On the positive side, I might say that if you make money, you’ll win $2. If you make 50%, you’ll win $5. I also might say that if you make the most money, you’ll win whatever is left in the pot, say, $100.

Note how my incentives set up a number of objectives for the game. For example, here are three possible objectives:

1. To win the game at all costs—even if that means bankruptcy along the way. The person who wins the game usually has this objective.

2. To win at least $2 and make sure you don’t lose more than $2. Note that this is an entirely different objective.

3. To win the game but make sure you don’t go bankrupt. Again, this is an entirely different objective from the first two.

When I tell people how to strategize about the game, I suggest that they answer the following questions:

• Who are you?

• What are your objectives?

• What is your position sizing strategy (that is, how much you will risk) to reach your objectives?

• Under what conditions might you be willing to change your position sizing strategy?

If 100 people play the game (starting with $100,000) and all get the same trades (that is, the same marble pulls randomly made and replaced), chances are that there will be 100 different equity amounts at the end of the game. Also, you will be able to group people according to their objectives. For example, those who try to make money and have minimal losses will have a small fluctuation of equity of about 5% to 10%. However, those trying to win the game will have huge equity fluctuations that range from bankruptcy to making millions.

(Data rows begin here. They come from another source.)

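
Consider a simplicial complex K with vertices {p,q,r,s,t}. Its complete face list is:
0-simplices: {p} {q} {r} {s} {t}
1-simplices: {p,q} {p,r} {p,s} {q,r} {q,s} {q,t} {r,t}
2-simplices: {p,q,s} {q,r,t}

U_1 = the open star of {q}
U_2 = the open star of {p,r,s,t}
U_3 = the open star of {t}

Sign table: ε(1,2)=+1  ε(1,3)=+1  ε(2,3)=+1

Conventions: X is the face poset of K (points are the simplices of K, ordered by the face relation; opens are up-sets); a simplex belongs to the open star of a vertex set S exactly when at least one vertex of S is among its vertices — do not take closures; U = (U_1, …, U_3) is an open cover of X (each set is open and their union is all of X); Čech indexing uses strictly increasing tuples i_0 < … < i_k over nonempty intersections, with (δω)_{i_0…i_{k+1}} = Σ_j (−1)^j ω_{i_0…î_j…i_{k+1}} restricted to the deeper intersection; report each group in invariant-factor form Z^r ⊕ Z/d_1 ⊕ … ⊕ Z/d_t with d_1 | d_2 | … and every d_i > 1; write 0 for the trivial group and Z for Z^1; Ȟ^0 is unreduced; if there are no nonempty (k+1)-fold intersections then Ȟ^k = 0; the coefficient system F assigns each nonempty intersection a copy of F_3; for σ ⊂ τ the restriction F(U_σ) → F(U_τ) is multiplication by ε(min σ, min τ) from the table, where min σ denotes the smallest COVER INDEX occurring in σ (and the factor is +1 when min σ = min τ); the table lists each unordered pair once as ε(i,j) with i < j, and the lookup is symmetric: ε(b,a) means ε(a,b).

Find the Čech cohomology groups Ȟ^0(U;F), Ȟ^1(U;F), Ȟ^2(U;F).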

The game dramatically illustrates what is really important to trading success: the how-much variable of your position sizing method. Thus, a key step for anyone wanting consistent profits is to develop a trading system with a positive expectancy and then develop a position sizing strategy that maximizes the probability of meeting one’s objectives. This hugely important step is largely ignored by most traders and investors, including most professionals.

Part 5. Reducing Mistakes and Other Ways to Make More Consistent Profits

What happens when you don’t follow your rules? You make a trade when your system didn’t tell you to trade. You are supposed to get out when your stop is hit, but you don’t get out. Your position size is way too big on one particular trade. Those are all mistakes, and mistakes can be very costly.

We’ve done some preliminary research on the cost of mistakes, and the results suggest that for futures traders, mistakes can run as high as 4R per mistake. If a person makes just 10 mistakes in a year, that person could find his or her profits dropping by about 40R. That means that if he or she made 50% on the year, that investor could have made nearly 100%. If he or she lost 20%, then mistake-free trading could have made that person profitable.

For swing traders who are trading equities, the mistakes seem to be worth about 1R. Thus, if you made 10 trades a week with an expectancy of 0.4R, you’d make 4R. But if you made one mistake each week, you’d lose about 25% of your profit.

For long-term investors with wide stops, mistakes probably cost about 0.4R per mistake. The total cost per year with 10 mistakes is about 4R. However, the average investor is lucky to make 20% per year, and so 10 mistakes could easily cost an investor 20% of his or her profits.

The final step that you must concentrate on is to minimize the impact of mistakes on your trading. This amounts to developing a disciplined routine in your trading and continuing to take step 1: working on yourself.